・・・・・・・・・・・・・・・・・・・・・・・・・・・・・・・・・・・・・・・・・・・・・・・・・・・・・・・・・・・・・・・・・・・・・・・・・・・・・・・・・・・・・・・・・・・・・・・・・・・・・・・・・・・・・・・・・・・・・・・・・・・・・・・・・・・・・・・・・・・・・・・




〔053〕 富裕層のステータスとして雇用される家政婦
【2004/01/14】

 急成長する中国経済に乗った者と乗れなかった者との格差をもっとも象徴する日常的な光景の一つに家政婦の存在があげられる。

 北京郊外のある家庭では、20畳はあろうかという広い板張りのリビングを、20歳になったばかりの若い女性が雑巾がけをしていた。30代半ばの夫婦に子供1人というその家では、掃除、炊事、子育てをそれぞれ行う3人の家政婦を雇っている。

 3人のうち2人は河北省から、1人は黒竜江省からやってきた。彼女たちはともに家政婦を養成する学校に通って、現在の仕事を見つけた。

 北京や上海など都市部には、家政婦を養成する学校がある。そこで学ぶのは全国各地の農村から集まった若い女性たちで、1ヶ月ほどのうちに、料理や子育てのほか家電製品の使い方や北京語、上海語の発音などを勉強する。

 家電製品の使い方を学ぶのは、都市部の富裕層の家庭では日常的に使われる電子レンジやエアコン、食器洗い機などの使用方法を知らない女性が多いためだ。彼女たちの中には、洗濯機さえ初めて見るという人も珍しくない。
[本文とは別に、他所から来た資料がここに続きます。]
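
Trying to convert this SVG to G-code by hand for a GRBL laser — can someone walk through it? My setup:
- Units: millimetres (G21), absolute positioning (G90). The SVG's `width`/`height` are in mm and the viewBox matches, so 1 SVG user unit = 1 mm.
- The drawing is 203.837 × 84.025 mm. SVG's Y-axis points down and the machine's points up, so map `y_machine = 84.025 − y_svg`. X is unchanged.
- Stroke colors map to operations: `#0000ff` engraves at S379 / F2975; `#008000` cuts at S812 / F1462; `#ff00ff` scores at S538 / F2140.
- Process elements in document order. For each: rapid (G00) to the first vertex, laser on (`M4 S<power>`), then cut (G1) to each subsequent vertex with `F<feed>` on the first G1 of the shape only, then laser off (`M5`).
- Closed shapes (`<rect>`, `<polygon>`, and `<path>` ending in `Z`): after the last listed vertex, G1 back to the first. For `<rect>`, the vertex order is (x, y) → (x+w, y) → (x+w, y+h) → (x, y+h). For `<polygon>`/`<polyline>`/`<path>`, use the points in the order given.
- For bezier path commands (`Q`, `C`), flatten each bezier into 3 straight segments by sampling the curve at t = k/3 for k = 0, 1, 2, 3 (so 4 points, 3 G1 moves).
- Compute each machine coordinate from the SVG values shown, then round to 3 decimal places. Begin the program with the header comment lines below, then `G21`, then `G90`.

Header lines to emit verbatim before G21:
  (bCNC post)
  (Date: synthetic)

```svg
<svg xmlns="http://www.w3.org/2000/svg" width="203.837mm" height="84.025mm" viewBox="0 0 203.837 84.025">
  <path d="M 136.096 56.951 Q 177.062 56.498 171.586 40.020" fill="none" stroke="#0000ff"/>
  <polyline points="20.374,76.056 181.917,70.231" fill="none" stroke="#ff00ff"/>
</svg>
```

(bCNC post)
(Date: synthetic)
G21
G90
G00 X136.096 Y27.074
M4 S379
G1 X158.246 Y29.157 F2975
G1 X170.076 Y34.800
G1 X171.586 Y44.005
M5
G00 X20.374 Y7.969
M4 S538
G1 X181.917 Y13.794 F2140
M5

1 u = 1 mm; y_m = 84.025 − y.

[1] `<path>` quadratic bezier, #0000ff→engrave S379 F2975: (136.096,27.074) → (158.246,29.157) → (170.076,34.800) → (171.586,44.005)

[2] `<polyline>` line segment, #ff00ff→score S538 F2140: (20.374,7.969) → (181.917,13.794)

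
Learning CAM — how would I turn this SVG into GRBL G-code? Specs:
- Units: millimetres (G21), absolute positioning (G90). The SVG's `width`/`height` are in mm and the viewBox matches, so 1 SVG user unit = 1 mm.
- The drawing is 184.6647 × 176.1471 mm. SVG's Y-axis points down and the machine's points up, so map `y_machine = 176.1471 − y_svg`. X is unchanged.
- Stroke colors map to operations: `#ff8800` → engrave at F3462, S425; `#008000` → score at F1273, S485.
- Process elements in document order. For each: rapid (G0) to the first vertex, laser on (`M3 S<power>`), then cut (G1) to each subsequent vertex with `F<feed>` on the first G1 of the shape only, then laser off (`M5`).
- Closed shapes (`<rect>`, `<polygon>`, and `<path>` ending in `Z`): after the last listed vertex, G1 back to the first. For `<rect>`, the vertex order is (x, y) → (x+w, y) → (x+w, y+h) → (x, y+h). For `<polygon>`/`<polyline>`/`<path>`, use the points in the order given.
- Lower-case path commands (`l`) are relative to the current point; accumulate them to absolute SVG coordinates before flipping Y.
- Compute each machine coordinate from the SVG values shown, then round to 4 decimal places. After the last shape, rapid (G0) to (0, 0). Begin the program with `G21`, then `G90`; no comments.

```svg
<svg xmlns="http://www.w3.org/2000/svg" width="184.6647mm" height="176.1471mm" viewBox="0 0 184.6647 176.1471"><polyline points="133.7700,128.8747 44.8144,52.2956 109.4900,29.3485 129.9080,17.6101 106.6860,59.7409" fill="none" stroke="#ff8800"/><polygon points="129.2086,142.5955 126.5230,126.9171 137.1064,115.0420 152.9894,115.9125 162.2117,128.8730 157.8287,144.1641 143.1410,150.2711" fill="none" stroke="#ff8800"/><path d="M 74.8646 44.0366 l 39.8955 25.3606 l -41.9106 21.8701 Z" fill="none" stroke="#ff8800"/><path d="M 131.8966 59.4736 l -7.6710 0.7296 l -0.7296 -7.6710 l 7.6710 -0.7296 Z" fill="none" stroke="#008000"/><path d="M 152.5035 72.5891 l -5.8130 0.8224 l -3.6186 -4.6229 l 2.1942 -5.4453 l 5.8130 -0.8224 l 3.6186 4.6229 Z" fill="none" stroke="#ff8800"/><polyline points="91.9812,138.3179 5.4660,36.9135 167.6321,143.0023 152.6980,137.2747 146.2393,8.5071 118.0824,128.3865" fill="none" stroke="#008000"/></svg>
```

1 u = 1 mm; y_m = 176.1471 − y.

[1] `<polyline>` open polyline, #ff8800→engrave S425 F3462: (133.7700,47.2724) → (44.8144,123.8515) → (109.4900,146.7986) → (129.9080,158.5370) → (106.6860,116.4062)

[2] `<polygon>` regular polygon, #ff8800→engrave S425 F3462: (129.2086,33.5516) → (126.5230,49.2300) → (137.1064,61.1051) → (152.9894,60.2346) → (162.2117,47.2741) → (157.8287,31.9830) → (143.1410,25.8760) → (129.2086,33.5516) (closed)

[3] `<path>` regular polygon, #ff8800→engrave S425 F3462: (74.8646,132.1105) → (114.7601,106.7499) → (72.8495,84.8798) → (74.8646,132.1105) (closed)

[4] `<path>` regular polygon, #008000→score S485 F1273: (131.8966,116.6735) → (124.2256,115.9439) → (123.4960,123.6149) → (131.1670,124.3445) → (131.8966,116.6735) (closed)

[5] `<path>` regular polygon, #ff8800→engrave S425 F3462: (152.5035,103.5580) → (146.6905,102.7356) → (143.0719,107.3585) → (145.2661,112.8038) → (151.0791,113.6262) → (154.6977,109.0033) → (152.5035,103.5580) (closed)

[6] `<polyline>` open polyline, #008000→score S485 F1273: (91.9812,37.8292) → (5.4660,139.2336) → (167.6321,33.1448) → (152.6980,38.8724) → (146.2393,167.6400) → (118.0824,47.7606)

G21
G90
G0 X133.7700 Y47.2724
M3 S425
G1 X44.8144 Y123.8515 F3462
G1 X109.4900 Y146.7986
G1 X129.9080 Y158.5370
G1 X106.6860 Y116.4062
M5
G0 X129.2086 Y33.5516
M3 S425
G1 X126.5230 Y49.2300 F3462
G1 X137.1064 Y61.1051
G1 X152.9894 Y60.2346
G1 X162.2117 Y47.2741
G1 X157.8287 Y31.9830
G1 X143.1410 Y25.8760
G1 X129.2086 Y33.5516
M5
G0 X74.8646 Y132.1105
M3 S425
G1 X114.7601 Y106.7499 F3462
G1 X72.8495 Y84.8798
G1 X74.8646 Y132.1105
M5
G0 X131.8966 Y116.6735
M3 S485
G1 X124.2256 Y115.9439 F1273
G1 X123.4960 Y123.6149
G1 X131.1670 Y124.3445
G1 X131.8966 Y116.6735
M5
G0 X152.5035 Y103.5580
M3 S425
G1 X146.6905 Y102.7356 F3462
G1 X143.0719 Y107.3585
G1 X145.2661 Y112.8038
G1 X151.0791 Y113.6262
G1 X154.6977 Y109.0033
G1 X152.5035 Y103.5580
M5
G0 X91.9812 Y37.8292
M3 S485
G1 X5.4660 Y139.2336 F1273
G1 X167.6321 Y33.1448
G1 X152.6980 Y38.8724
G1 X146.2393 Y167.6400
G1 X118.0824 Y47.7606
M5
G0 X0.0000 Y0.0000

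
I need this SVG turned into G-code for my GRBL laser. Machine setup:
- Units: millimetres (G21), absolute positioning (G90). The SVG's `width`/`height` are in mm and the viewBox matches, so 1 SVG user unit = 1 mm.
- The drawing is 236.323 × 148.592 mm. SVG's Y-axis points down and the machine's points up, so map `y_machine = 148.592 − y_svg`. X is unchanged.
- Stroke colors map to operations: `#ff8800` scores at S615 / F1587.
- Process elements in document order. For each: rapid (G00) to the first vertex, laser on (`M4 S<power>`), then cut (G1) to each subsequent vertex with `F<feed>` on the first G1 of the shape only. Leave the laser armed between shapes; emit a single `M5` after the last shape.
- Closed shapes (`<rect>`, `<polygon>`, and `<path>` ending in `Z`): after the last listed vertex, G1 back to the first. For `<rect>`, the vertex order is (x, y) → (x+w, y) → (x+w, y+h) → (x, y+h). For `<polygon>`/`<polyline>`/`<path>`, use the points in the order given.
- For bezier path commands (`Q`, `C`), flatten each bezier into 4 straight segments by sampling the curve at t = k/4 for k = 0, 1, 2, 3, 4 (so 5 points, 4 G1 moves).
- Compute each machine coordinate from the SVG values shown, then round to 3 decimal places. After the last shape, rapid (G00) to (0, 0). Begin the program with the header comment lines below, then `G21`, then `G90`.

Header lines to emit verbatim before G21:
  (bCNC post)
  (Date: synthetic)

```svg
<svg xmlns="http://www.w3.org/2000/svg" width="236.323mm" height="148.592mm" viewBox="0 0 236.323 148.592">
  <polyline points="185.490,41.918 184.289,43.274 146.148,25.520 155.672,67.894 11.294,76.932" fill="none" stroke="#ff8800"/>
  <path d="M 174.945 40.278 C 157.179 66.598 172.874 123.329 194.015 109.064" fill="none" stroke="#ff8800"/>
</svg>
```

viewBox `0 0 236.323 148.592` with mm width/height → 1 unit = 1 mm. Flip: y_m = 148.592 − y_svg.

**Shape 1** — `<polyline>` open polyline, stroke `#ff8800` → score (S615, F1587). Machine vertices: (185.490,106.674) → (184.289,105.318) → (146.148,123.072) → (155.672,80.698) → (11.294,71.660). Open path.

**Shape 2** — `<path>` cubic bezier, stroke `#ff8800` → score (S615, F1587). Control points (SVG): P0=(174.945,40.278), P1=(157.179,66.598), P2=(172.874,123.329), P3=(194.015,109.064); sampled at t=k/4. Machine vertices: (174.945,108.314) → (167.457,84.456) → (169.890,58.702) → (179.618,40.557) → (194.015,39.528). Open path.

(bCNC post)
(Date: synthetic)
G21
G90
G00 X185.490 Y106.674
M4 S615
G1 X184.289 Y105.318 F1587
G1 X146.148 Y123.072
G1 X155.672 Y80.698
G1 X11.294 Y71.660
G00 X174.945 Y108.314
M4 S615
G1 X167.457 Y84.456 F1587
G1 X169.890 Y58.702
G1 X179.618 Y40.557
G1 X194.015 Y39.528
M5
G00 X0.000 Y0.000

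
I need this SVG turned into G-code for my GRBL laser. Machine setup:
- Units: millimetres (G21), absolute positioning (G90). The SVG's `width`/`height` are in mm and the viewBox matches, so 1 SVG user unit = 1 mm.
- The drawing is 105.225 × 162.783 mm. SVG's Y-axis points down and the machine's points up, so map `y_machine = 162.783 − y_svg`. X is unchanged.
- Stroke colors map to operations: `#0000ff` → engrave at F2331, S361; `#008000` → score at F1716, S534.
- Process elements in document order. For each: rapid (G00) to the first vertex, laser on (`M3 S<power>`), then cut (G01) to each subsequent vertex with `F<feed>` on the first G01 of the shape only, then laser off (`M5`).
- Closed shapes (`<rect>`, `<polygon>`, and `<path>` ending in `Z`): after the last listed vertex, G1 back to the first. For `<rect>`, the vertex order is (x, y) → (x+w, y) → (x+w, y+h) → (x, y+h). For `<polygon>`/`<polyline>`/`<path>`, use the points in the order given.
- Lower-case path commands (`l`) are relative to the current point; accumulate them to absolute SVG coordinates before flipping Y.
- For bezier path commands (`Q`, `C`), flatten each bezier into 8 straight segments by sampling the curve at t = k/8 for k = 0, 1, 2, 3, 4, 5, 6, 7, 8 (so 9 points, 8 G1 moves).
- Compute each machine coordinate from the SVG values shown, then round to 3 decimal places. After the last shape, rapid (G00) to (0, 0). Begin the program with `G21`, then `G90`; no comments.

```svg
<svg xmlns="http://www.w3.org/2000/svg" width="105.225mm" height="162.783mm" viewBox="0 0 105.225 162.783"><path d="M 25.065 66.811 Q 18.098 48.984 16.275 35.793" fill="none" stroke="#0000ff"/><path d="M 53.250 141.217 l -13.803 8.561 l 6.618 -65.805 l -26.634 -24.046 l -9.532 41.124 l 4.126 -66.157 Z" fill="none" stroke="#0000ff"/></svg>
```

1 u = 1 mm; y_m = 162.783 − y.

[1] `<path>` quadratic bezier, #0000ff→engrave S361 F2331: (25.065,95.972) → (23.404,100.356) → (21.903,104.596) → (20.563,108.690) → (19.384,112.640) → (18.366,116.445) → (17.508,120.105) → (16.811,123.620) → (16.275,126.990)

[2] `<path>` closed polygon, #0000ff→engrave S361 F2331: (53.250,21.566) → (39.447,13.005) → (46.065,78.810) → (19.431,102.856) → (9.899,61.732) → (14.025,127.889) → (53.250,21.566) (closed)

G21
G90
G00 X25.065 Y95.972
M3 S361
G01 X23.404 Y100.356 F2331
G01 X21.903 Y104.596
G01 X20.563 Y108.690
G01 X19.384 Y112.640
G01 X18.366 Y116.445
G01 X17.508 Y120.105
G01 X16.811 Y123.620
G01 X16.275 Y126.990
M5
G00 X53.250 Y21.566
M3 S361
G01 X39.447 Y13.005 F2331
G01 X46.065 Y78.810
G01 X19.431 Y102.856
G01 X9.899 Y61.732
G01 X14.025 Y127.889
G01 X53.250 Y21.566
M5
G00 X0.000 Y0.000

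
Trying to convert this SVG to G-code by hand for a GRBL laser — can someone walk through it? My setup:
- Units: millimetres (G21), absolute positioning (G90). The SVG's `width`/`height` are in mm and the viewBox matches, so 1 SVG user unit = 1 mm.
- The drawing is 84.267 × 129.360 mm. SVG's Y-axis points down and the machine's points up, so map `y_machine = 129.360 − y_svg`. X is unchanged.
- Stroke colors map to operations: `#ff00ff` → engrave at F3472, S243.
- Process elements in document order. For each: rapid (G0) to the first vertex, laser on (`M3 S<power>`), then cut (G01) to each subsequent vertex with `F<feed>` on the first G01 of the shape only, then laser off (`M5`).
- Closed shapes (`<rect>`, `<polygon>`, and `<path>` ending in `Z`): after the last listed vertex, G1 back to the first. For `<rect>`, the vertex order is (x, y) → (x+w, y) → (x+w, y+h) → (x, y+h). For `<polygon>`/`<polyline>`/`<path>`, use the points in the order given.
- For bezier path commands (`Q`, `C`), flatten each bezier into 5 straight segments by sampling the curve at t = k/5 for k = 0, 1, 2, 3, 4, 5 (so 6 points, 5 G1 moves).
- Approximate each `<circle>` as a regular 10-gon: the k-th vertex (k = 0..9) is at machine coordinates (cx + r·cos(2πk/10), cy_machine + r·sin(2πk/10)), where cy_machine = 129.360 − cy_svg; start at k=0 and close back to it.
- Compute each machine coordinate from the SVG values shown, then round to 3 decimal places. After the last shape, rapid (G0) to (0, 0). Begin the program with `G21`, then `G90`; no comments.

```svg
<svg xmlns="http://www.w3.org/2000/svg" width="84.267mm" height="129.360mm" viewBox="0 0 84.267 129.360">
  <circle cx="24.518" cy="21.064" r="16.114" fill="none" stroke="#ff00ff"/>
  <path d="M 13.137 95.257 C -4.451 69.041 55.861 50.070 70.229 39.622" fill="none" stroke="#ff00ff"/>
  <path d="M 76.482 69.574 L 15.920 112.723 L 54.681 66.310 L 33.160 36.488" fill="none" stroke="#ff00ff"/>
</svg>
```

G21
G90
G0 X40.632 Y108.296
M3 S243
G01 X37.554 Y117.768 F3472
G01 X29.497 Y123.621
G01 X19.539 Y123.621
G01 X11.482 Y117.768
G01 X8.404 Y108.296
G01 X11.482 Y98.824
G01 X19.539 Y92.971
G01 X29.497 Y92.971
G01 X37.554 Y98.824
G01 X40.632 Y108.296
M5
G0 X13.137 Y34.103
M3 S243
G01 X10.941 Y48.953 F3472
G01 X21.497 Y62.003
G01 X38.860 Y73.191
G01 X57.086 Y82.457
G01 X70.229 Y89.738
M5
G0 X76.482 Y59.786
M3 S243
G01 X15.920 Y16.637 F3472
G01 X54.681 Y63.050
G01 X33.160 Y92.872
M5
G0 X0.000 Y0.000

Since the viewBox matches the mm dimensions, user units are millimetres directly. The only transform is the Y-flip y_m = 129.360 − y_svg.

Shape 1 is a circle drawn with `<circle>`. Its stroke #ff00ff means engrave at S243, F3472. After flipping Y the toolpath is (40.632,108.296) → (37.554,117.768) → (29.497,123.621) → (19.539,123.621) → (11.482,117.768) → (8.404,108.296) → (11.482,98.824) → (19.539,92.971) → (29.497,92.971) → (37.554,98.824) → (40.632,108.296), returning to the start.

Shape 2 is a cubic bezier drawn with `<path>`. Its stroke #ff00ff means engrave at S243, F3472. After flipping Y the toolpath is (13.137,34.103) → (10.941,48.953) → (21.497,62.003) → (38.860,73.191) → (57.086,82.457) → (70.229,89.738).

Shape 3 is a open polyline drawn with `<path>`. Its stroke #ff00ff means engrave at S243, F3472. After flipping Y the toolpath is (76.482,59.786) → (15.920,16.637) → (54.681,63.050) → (33.160,92.872).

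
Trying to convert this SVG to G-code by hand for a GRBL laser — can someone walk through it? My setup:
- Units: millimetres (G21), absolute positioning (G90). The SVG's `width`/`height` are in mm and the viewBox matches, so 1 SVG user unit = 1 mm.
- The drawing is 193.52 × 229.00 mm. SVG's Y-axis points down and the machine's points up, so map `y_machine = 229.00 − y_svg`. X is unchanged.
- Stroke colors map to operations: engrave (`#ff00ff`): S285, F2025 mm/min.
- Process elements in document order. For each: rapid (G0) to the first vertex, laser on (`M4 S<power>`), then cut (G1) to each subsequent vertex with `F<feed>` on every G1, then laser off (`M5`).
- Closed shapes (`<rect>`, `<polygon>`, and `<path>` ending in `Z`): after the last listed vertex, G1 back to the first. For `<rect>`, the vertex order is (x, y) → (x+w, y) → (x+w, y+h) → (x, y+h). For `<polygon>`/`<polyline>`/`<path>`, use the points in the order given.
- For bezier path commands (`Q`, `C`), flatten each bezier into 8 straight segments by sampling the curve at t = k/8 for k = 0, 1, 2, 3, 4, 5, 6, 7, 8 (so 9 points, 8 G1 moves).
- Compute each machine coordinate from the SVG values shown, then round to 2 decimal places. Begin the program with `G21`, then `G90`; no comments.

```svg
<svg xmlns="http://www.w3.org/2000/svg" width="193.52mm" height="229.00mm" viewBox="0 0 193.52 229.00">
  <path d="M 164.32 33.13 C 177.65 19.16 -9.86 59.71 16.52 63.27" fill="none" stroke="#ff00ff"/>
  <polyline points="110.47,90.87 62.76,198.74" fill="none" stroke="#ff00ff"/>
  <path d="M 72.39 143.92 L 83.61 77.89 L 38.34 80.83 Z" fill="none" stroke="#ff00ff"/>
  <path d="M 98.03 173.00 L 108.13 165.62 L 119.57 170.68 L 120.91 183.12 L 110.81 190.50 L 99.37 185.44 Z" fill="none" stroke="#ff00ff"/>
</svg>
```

G21
G90
G0 X164.32 Y195.87
M4 S285
G1 X160.71 Y198.73 F2025
G1 X143.14 Y197.55 F2025
G1 X116.46 Y193.41 F2025
G1 X85.53 Y187.37 F2025
G1 X55.21 Y180.51 F2025
G1 X30.36 Y173.91 F2025
G1 X15.84 Y168.62 F2025
G1 X16.52 Y165.73 F2025
M5
G0 X110.47 Y138.13
M4 S285
G1 X62.76 Y30.26 F2025
M5
G0 X72.39 Y85.08
M4 S285
G1 X83.61 Y151.11 F2025
G1 X38.34 Y148.17 F2025
G1 X72.39 Y85.08 F2025
M5
G0 X98.03 Y56.00
M4 S285
G1 X108.13 Y63.38 F2025
G1 X119.57 Y58.32 F2025
G1 X120.91 Y45.88 F2025
G1 X110.81 Y38.50 F2025
G1 X99.37 Y43.56 F2025
G1 X98.03 Y56.00 F2025
M5

1 u = 1 mm; y_m = 229.00 − y.

[1] `<path>` cubic bezier, #ff00ff→engrave S285 F2025: (164.32,195.87) → (160.71,198.73) → (143.14,197.55) → (116.46,193.41) → (85.53,187.37) → (55.21,180.51) → (30.36,173.91) → (15.84,168.62) → (16.52,165.73)

[2] `<polyline>` line segment, #ff00ff→engrave S285 F2025: (110.47,138.13) → (62.76,30.26)

[3] `<path>` closed polygon, #ff00ff→engrave S285 F2025: (72.39,85.08) → (83.61,151.11) → (38.34,148.17) → (72.39,85.08) (closed)

[4] `<path>` regular polygon, #ff00ff→engrave S285 F2025: (98.03,56.00) → (108.13,63.38) → (119.57,58.32) → (120.91,45.88) → (110.81,38.50) → (99.37,43.56) → (98.03,56.00) (closed)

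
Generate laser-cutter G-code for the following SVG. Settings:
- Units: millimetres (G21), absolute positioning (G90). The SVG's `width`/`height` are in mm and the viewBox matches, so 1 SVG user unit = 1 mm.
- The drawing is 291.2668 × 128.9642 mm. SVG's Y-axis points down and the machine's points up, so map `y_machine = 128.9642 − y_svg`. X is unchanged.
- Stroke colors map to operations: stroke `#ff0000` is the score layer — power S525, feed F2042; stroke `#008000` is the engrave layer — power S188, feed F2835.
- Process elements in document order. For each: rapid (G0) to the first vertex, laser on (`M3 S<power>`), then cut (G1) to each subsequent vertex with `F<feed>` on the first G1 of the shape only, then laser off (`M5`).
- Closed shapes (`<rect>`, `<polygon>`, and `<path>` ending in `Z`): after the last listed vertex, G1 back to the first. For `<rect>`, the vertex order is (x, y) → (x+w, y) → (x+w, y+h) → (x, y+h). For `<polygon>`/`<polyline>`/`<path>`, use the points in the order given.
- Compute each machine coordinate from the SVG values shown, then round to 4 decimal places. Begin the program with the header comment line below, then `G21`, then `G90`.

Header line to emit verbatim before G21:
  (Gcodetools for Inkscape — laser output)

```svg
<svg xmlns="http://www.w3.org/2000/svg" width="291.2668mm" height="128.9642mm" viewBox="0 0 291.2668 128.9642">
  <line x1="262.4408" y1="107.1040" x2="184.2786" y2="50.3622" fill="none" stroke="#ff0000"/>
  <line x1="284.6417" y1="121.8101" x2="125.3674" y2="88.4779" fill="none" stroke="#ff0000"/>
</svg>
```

1 u = 1 mm; y_m = 128.9642 − y.

[1] `<line>` line segment, #ff0000→score S525 F2042: (262.4408,21.8602) → (184.2786,78.6020)

[2] `<line>` line segment, #ff0000→score S525 F2042: (284.6417,7.1541) → (125.3674,40.4863)

(Gcodetools for Inkscape — laser output)
G21
G90
G0 X262.4408 Y21.8602
M3 S525
G1 X184.2786 Y78.6020 F2042
M5
G0 X284.6417 Y7.1541
M3 S525
G1 X125.3674 Y40.4863 F2042
M5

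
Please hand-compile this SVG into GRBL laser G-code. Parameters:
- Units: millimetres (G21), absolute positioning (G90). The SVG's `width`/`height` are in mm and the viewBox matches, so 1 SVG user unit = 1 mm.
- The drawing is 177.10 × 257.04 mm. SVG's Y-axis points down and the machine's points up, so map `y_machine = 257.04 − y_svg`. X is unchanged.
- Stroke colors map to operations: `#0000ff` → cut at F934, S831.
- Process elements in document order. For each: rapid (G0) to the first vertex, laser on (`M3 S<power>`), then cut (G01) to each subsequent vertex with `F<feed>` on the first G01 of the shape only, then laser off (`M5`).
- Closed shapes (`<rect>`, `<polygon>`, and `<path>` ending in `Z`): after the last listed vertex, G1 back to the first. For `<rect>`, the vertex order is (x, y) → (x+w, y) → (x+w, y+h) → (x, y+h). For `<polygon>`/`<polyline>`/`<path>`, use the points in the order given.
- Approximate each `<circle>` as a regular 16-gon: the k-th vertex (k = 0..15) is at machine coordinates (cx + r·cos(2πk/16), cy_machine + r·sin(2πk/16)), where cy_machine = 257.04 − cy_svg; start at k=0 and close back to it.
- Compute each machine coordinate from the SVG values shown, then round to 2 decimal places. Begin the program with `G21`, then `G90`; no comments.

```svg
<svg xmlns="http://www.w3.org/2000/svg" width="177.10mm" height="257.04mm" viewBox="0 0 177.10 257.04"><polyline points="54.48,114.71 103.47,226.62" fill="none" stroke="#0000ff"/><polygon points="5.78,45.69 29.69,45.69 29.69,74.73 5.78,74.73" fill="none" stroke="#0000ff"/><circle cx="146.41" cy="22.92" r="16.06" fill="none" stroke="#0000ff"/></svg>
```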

 学校で必要な知識と技術を学んだ後、家政婦紹介所を通して仕事を見つけることになる。結婚や出産をした女性であったても外で働くことが一般的な中国では家政婦の需要が高く、仕事は比較的簡単に見つかる。

 ただし、家政婦紹介所では雇い主に選ばれるのを待つというのが実情だ。雇う側は、技能のほか、出身地や年齢、器量などを考慮して選ぶ。

 先の家政婦の1人は、中学を卒業してすぐに北京に出た。北京に出てきた理由について聞いてみると、「都市への出稼ぎはしごく当然のこととして受け止めている」と言う。

 「生まれ故郷はとても貧しく、まともな仕事にありつけない。同年代の人は中学を卒業すると大半が出稼ぎする。故郷で生活できればいいけど、そんなことは言ってられない。欲を言えばきりがないが、収入も故郷の仕事と比べればそれほど悪くない」

 家政婦の収入は月に500元程度(約7500円)。北京人に、現在の一般的な人の月収がいくらくらいかと聞くと、大半の人は1000元(約15000円)ほどと答える。

 つまり月に1000元ほどが下働きの妥当な月収だとみなされている。その都市部住民にとって妥当だと思える月収の半額程度が、農村からの出稼ぎ労働者にとっては妥当な金額だと受け止められている。

 なかには雇い主から暴力をふるわれたり、1〜2ヶ月ほどで一方的に解雇されたり、賃金が払われないケースもある。だが、学歴や人脈など、中国社会で生き抜く術が限られる彼女たちにとって、家政婦の仕事は都市部で現金収入となる貴重な職種の一つと受け止められている。

 わずか15年ほど前には、家政婦を雇うことはブルジョア的だと見なす人が多かった。ところが現在では高い経済力と広いマイホームを持つ富裕層が多く現れ、家政婦を雇うことはステータスだと考える人も少なくない。

 かつては「保姆」と呼ばれていた家政婦を、中国政府は2000年から「家政服務員」とし、資格の必要な職種の1つとして認定した。